O sol brilhava sobre elas, como se o próprio céu quisesse aplaudir o seu labor. As gargalhadas das crianças a banharem-se no rio, misturavam-se ao barulho das águas, enquanto as lavadeiras, de coração aberto, transformavam o árduo trabalho numa dança de rins e gestos, cantavam as suas mágoas.
Naquela cidade onde o Mondego corre com a mesma determinação de sempre, percebe-se que a vida, por mais difícil que seja, é feita de pequenos momentos de beleza.
E assim, Coimbra respirava, vivia e encantava com suas cores, sabores e cheiros, e principalmente, com as histórias que se entrelaçam nas correntes da memória.
As lavadeiras do Mondego já não cantam ao bater da roupa. A ponte do Modesto já não existe. As barcas que transportavam a roupa e desciam o rio até á cidade são memórias do passado. As máquinas substituíram a força de mulheres que carregavam as trouxas de roupa à cabeça e os filhos debaixo dos braços. Já não há areal e os que existem são agora praias fluviais, onde as gargalhadas infantis já não se misturam com as águas e a melodia das lavadeiras perdeu-se na bruma do tempo.
Recordo com saudade as manhãs quentes, quando a água do Mondego, fresca como a memória, acolhia o labor das mulheres que, com os braços fortes e corações generosos, dedicavam-se a um ofício tão simples quanto árduo e sublime. A bandeira colorida das suas saias balançava ao vento, enquanto os seus cabelos reluziam sob a luz do sol e dos lenços coloridos, marcados pelos anos de trabalho e pelos sorrisos partilhados nas horas de descanso.
O rufar da roupa batida nas pedras foi trocado pelo zumbido mecânico que ecoa nas casas, criando um vazio que apenas deixa vestígios de um passado vibrante. As conversas animadas e as canções que preenchiam o ar foram silenciadas, e no seu lugar, há um silêncio que pesa, como uma sombra sobre o rio.
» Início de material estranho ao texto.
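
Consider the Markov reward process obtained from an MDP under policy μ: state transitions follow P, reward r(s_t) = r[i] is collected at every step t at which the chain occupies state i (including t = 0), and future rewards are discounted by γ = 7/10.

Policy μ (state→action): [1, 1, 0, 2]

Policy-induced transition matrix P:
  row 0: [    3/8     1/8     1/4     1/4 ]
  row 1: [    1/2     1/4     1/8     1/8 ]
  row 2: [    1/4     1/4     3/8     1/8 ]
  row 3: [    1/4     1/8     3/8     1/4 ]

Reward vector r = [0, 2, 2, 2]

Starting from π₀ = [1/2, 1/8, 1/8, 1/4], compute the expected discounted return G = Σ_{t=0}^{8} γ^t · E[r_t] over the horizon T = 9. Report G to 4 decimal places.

t=0: π = [0.5000, 0.1250, 0.1250, 0.2500], E[r] = 1.0000, γ^t·E[r] = 1.000000, running G = 1.000000
t=1: π = [0.3438, 0.1563, 0.2813, 0.2188], E[r] = 1.3125, γ^t·E[r] = 0.918750, running G = 1.918750
t=2: π = [0.3320, 0.1797, 0.2930, 0.1953], E[r] = 1.3359, γ^t·E[r] = 0.654609, running G = 2.573359
t=3: π = [0.3364, 0.1841, 0.2886, 0.1909], E[r] = 1.3271, γ^t·E[r] = 0.455212, running G = 3.028571
t=4: π = [0.3381, 0.1841, 0.2869, 0.1909], E[r] = 1.3239, γ^t·E[r] = 0.317857, running G = 3.346428
t=5: π = [0.3383, 0.1839, 0.2867, 0.1911], E[r] = 1.3234, γ^t·E[r] = 0.222431, running G = 3.568859
t=6: π = [0.3383, 0.1838, 0.2867, 0.1912], E[r] = 1.3235, γ^t·E[r] = 0.155708, running G = 3.724566
t=7: π = [0.3382, 0.1838, 0.2868, 0.1912], E[r] = 1.3235, γ^t·E[r] = 0.108998, running G = 3.833564
t=8: π = [0.3382, 0.1838, 0.2868, 0.1912], E[r] = 1.3235, γ^t·E[r] = 0.076299, running G = 3.909863

G = 3.9099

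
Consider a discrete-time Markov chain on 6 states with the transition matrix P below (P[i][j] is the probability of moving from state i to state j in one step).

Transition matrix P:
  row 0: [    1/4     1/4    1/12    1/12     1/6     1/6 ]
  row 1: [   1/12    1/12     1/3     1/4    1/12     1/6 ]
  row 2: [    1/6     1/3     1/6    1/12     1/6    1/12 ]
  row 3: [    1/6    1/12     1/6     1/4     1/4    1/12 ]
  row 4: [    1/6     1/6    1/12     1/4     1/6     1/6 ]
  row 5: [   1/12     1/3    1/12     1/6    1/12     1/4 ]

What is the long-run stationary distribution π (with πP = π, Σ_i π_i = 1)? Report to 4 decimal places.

π = [0.1501, 0.1992, 0.1621, 0.1855, 0.1530, 0.1502]

Balance equations π_j = Σ_i π_i·P[i][j]:
  π_0 = 1/4·π_0 + 1/12·π_1 + 1/6·π_2 + 1/6·π_3 + 1/6·π_4 + 1/12·π_5
  π_1 = 1/4·π_0 + 1/12·π_1 + 1/3·π_2 + 1/12·π_3 + 1/6·π_4 + 1/3·π_5
  π_2 = 1/12·π_0 + 1/3·π_1 + 1/6·π_2 + 1/6·π_3 + 1/12·π_4 + 1/12·π_5
  π_3 = 1/12·π_0 + 1/4·π_1 + 1/12·π_2 + 1/4·π_3 + 1/4·π_4 + 1/6·π_5
  π_4 = 1/6·π_0 + 1/12·π_1 + 1/6·π_2 + 1/4·π_3 + 1/6·π_4 + 1/12·π_5
  normalize: π_0 + π_1 + π_2 + π_3 + π_4 + π_5 = 1
Solving the linear system gives exactly π = [30365/202359, 40304/202359, 32800/202359, 37529/202359, 30962/202359, 10133/67453].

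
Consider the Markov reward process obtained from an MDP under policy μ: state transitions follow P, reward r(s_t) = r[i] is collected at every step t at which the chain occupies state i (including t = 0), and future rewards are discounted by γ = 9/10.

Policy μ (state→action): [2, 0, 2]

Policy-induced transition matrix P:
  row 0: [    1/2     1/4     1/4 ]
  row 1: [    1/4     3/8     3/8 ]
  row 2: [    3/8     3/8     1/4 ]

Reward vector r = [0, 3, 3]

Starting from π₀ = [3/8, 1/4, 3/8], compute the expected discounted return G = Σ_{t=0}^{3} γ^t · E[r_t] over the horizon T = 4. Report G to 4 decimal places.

t=0: π = [0.3750, 0.2500, 0.3750], E[r] = 1.8750, γ^t·E[r] = 1.875000, running G = 1.875000
t=1: π = [0.3906, 0.3281, 0.2813], E[r] = 1.8281, γ^t·E[r] = 1.645313, running G = 3.520313
t=2: π = [0.3828, 0.3262, 0.2910], E[r] = 1.8516, γ^t·E[r] = 1.499766, running G = 5.020078
t=3: π = [0.3821, 0.3271, 0.2908], E[r] = 1.8538, γ^t·E[r] = 1.351391, running G = 6.371469

G = 6.3715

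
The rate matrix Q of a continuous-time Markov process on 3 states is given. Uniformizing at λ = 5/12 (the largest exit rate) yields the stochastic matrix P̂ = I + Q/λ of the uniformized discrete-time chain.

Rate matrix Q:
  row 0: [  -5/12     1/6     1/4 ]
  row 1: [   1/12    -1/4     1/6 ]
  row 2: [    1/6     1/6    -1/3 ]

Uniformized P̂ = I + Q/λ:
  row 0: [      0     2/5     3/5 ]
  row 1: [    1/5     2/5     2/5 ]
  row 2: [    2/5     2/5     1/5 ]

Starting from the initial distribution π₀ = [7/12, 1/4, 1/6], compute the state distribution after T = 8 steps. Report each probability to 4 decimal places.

π = [0.2288, 0.4000, 0.3712]

t=0: π = [0.5833, 0.2500, 0.1667]
t=1: π = [0.1167, 0.4000, 0.4833]
t=2: π = [0.2733, 0.4000, 0.3267]
t=3: π = [0.2107, 0.4000, 0.3893]
t=4: π = [0.2357, 0.4000, 0.3643]
t=5: π = [0.2257, 0.4000, 0.3743]
t=6: π = [0.2297, 0.4000, 0.3703]
t=7: π = [0.2281, 0.4000, 0.3719]
t=8: π = [0.2288, 0.4000, 0.3712]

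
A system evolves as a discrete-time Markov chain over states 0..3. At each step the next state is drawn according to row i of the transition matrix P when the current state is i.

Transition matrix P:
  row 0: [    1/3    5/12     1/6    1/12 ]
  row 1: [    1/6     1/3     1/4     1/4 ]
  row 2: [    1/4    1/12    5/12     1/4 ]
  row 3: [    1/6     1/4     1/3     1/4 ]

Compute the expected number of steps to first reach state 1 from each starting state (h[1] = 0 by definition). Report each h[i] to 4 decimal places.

h = [3.2658, 0.0000, 4.9367, 4.2532]

First-step conditioning: h[1] = 0; for i ≠ 1, h[i] = 1 + Σ_k P[i][k]·h[k].
  h[0] = 1 + 1/3·h[0] + 1/6·h[2] + 1/12·h[3]
  h[2] = 1 + 1/4·h[0] + 5/12·h[2] + 1/4·h[3]
  h[3] = 1 + 1/6·h[0] + 1/3·h[2] + 1/4·h[3]
Solving the 3×3 linear system over states ≠ 1 gives exactly h = [258/79, 0, 390/79, 336/79] (h[1] = 0 is the target).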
Os areais do rio, agora praias fluviais, antes espaços de encontro e de partilha, agora acolhem os veraneantes , mas por vezes parece que a alma de Coimbra se esconde nas profundezas do Mondego. Nesses momentos de nostalgia, dá-se conta de que cada pedra do rio guarda um fragmento das histórias e dos rostos das mulheres que, com força e determinação, trouxeram vida às suas margens.
E, embora os tempos tenham mudado, a essência da cidade persiste. O Mondego continua a correr, talvez não tão puro, mas ainda cheio de histórias. Lembro-me, então, das lavadeiras e da sua sabedoria silenciosa, que nos ensina a valorizar o passado e a força das mulheres que, mesmo em tempos difíceis, encontraram beleza no simples ato de se fazerem ouvir através de cada gota de água.
Porque a história de Coimbra não se apaga. As memórias dos seus risos e dos seus fardos, permanece nos corações de todos aqueles que amam esta cidade, um testemunho da coragem e da resiliência que, transcendendo o tempo, continua a inspirar novas gerações. E quem sabe, no murmúrio das águas, ainda possamos escutar as suas vozes, a ecoar, como um farol de esperança, num mundo que tanto necessita de recordar a força da tradição e da união.